The False Discovery Rate (FDR) is a method used to correct for multiple comparisons in a statistical test. It is abstractly a method that gives us the idea of the false positive rate not for one single hypothesis, but for the entire set. For example, if we have brain imaging data and are doing a voxel-wise two sample T-test to look for significant differences between two groups, we are essentially testing a single hypothesis at every single voxel. Let’s say that we have 86,000 voxels. Each of these voxels can be thought of as a feature, with the identifying information being the x,y,z coordinate.

Let’s say that we have two groups, Elevator Repairmen and Opera Singers, and we have structural imaging data and want to know if there are any brain regions with gray matter volumes that are significantly different. The outcome that we are generating is, for each voxel, “yes, the group means are different” or “no, the group means are not different.” If we do our 2 sample T-test to compare the means of the two groups at each voxel, then we will get 86,000 p-values. How do we know which ones are significant, meaning that the difference is likely not due to chance?

Well of course, if it’s less than .05, that means it is significant, right? That means that there is less than a 5% chance that, for each test, we have a 5% chance of having a false positive. Wait a minute… compounded by 86,000 voxels? This means that 5% of our 86,000 voxels are expected to be false positive, which is simply not acceptable. What we need is a standard metric that represents our chance of having a false positive across the entire hypothesis space. Introducing, the FDR, false discovery rate!

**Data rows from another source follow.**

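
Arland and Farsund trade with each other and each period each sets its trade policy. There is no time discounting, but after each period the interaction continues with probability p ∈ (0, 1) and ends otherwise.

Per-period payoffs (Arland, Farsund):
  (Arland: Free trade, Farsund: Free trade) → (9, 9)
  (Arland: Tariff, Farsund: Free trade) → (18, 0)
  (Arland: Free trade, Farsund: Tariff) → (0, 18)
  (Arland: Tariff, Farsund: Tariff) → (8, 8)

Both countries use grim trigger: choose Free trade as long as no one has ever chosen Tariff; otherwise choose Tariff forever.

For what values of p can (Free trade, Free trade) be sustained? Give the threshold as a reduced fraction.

9/10

With no time discounting, the continuation probability p plays the role of the discount factor.
Grim-trigger IC: 9/(1−p) ≥ 18 + 8p/(1−p) ⇒ p ≥ (18−9)/(18−8) = 9/10.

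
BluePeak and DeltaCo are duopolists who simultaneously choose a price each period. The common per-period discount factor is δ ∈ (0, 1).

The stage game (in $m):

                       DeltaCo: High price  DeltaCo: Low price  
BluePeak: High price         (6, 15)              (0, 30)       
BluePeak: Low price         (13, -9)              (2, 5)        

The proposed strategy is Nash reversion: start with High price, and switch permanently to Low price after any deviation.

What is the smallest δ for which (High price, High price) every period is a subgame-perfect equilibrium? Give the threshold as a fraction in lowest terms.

BluePeak: cooperation gives 6 each period; deviation gives 13 once then 2 forever.
  6/(1−δ) ≥ 13 + 2δ/(1−δ) ⇒ δ ≥ 7/11.
DeltaCo: cooperation gives 15 each period; deviation gives 30 once then 5 forever.
  δ ≥ 15/25 = 3/5.
Both must hold, so the binding constraint is BluePeak's: δ ≥ 7/11.

7/11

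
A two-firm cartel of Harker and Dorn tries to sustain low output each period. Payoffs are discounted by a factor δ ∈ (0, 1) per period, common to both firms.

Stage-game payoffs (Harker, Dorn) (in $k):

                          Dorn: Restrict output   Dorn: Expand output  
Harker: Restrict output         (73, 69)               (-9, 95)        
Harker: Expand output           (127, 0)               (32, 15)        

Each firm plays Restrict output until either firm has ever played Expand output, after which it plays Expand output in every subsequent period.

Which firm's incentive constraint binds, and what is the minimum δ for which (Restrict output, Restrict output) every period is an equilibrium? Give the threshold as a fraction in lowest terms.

Harker; δ ≥ 54/95

For Harker: deviation gain 127−73 = 54, per-period punishment loss 73−32 = 41. IC gives δ ≥ 54/95.
For Dorn: gain 26, loss 54 per period, so δ ≥ 26/80 = 13/40.
The tighter constraint is Harker's, so cooperation needs δ ≥ 54/95.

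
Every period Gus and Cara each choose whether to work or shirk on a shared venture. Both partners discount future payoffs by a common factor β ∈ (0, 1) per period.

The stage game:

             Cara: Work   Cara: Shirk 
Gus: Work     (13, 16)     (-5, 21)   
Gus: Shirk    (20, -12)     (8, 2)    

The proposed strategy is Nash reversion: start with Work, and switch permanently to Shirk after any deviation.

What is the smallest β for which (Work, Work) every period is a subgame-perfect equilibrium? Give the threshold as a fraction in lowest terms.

For Gus: deviation gain 20−13 = 7, per-period punishment loss 13−8 = 5. IC gives β ≥ 7/12.
For Cara: gain 5, loss 14 per period, so β ≥ 5/19.
The tighter constraint is Gus's, so cooperation needs β ≥ 7/12.

7/12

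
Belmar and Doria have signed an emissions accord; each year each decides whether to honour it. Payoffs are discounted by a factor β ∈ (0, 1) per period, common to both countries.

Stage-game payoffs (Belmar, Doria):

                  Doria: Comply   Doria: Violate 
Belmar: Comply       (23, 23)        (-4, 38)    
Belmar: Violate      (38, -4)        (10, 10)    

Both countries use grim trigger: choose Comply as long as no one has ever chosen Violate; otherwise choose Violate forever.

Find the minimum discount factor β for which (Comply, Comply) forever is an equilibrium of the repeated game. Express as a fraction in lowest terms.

15/28

Under grim trigger the critical discount factor is (T−C)/(T−P) with T = 38, C = 23, P = 10.
β* = (38−23)/(38−10) = 15/28.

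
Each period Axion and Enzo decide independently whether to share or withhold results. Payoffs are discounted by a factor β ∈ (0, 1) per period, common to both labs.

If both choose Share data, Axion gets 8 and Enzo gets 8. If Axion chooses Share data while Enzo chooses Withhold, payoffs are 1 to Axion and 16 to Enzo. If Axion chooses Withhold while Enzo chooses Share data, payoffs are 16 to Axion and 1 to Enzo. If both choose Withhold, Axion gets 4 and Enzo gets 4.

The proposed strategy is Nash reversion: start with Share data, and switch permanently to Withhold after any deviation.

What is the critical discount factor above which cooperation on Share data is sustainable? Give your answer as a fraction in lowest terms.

2/3

Cooperation forever yields 8 each period: 8/(1−β).
Deviating yields 16 once, then 4 forever: 16 + 4β/(1−β).
No profitable deviation requires 8/(1−β) ≥ 16 + 4β/(1−β).
Multiplying by (1−β): 8 ≥ 16(1−β) + 4β = 16 − 12β.
So 12β ≥ 8, i.e. β ≥ 8/12 = 2/3.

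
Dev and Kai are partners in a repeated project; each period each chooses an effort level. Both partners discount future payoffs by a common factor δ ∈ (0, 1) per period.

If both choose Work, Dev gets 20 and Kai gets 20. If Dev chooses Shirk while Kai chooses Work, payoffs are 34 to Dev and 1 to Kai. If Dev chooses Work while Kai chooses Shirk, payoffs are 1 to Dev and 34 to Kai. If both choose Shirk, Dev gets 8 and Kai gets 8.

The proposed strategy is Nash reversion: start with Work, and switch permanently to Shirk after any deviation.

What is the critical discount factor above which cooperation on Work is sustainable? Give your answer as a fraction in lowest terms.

7/13

Under grim trigger the critical discount factor is (T−C)/(T−P) with T = 34, C = 20, P = 8.
δ* = (34−20)/(34−8) = 14/26 = 7/13.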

The False Discovery Rate (FDR) looks at the distribution of p-values to provide information about the type I error rate across the entire brain, represented by a q-value. What is the difference between a q-value and a p-value? From the literature:

Given a rule for calling features significant:

“…the false positive rate (p-value) is the rate that truly null features are called significant
The FDR (q-value) is the rate that significant features are truly null.”

“A false positive rate of 5% means that, on average, 5% of the truly null features in the study will be called significant. An FDR of 5% means that among the features called significant, 5% of them will be truly null.”

“a q-value threshold is the proportion of features that turn out to be false leads.”

It is intended to both maximize finding significant results while minimizing false positives. You can use a Matlab function, mafdr, with a vector of p-values to get a q-value for each one. How are these two related?

  • as p-values increase, q-values also increase (or stay the same)
  • we choose a q-value threshold (between 0 and 1) that represents
  • “the fraction of p-values with q-values equal to or less than this q-value which, when called ‘significant,’ are actually bogus.” - Dan Golden

This gives us confidence that if we have actual signal, we will have low q-values. If we set our q-value threshold at .05, then we label features (voxels) at or less than .05 as significant, and we can be confident that 95% of our features are probably true positives, and 5% false positives. And you can share your q-value threshold with other researchers to let them decide if they like the result or not.

In a nutshell

FDR is an estimate of the percentage of false positives among the categories considered enriched at a certain p-value cutoff. This is calculated by performing the same analysis on your test data and permuted data. The number of positive results in the permuted data at a given threshold is considered the number of false positives you expect to get if using that threshold for your test data, so the rate is just the number of positives in the permuted data divided by the number of positives in the test data at a given cutoff.

# positive permutations              @ a particular cutoff
# positive tests

Why you should not publish without FDR:

  • It’s hard to prove/disprove false results - studies without significant findings don’t get published.
  • Lots of time and money could be wasted trying to prove a result that never existed in the first place.

Why not Bonferroni?
In fMRI, since we like to smooth things, there are very likely spatial correlations, and Bonferroni (dividing the p-value by the number of hypotheses, N) does not take this into account.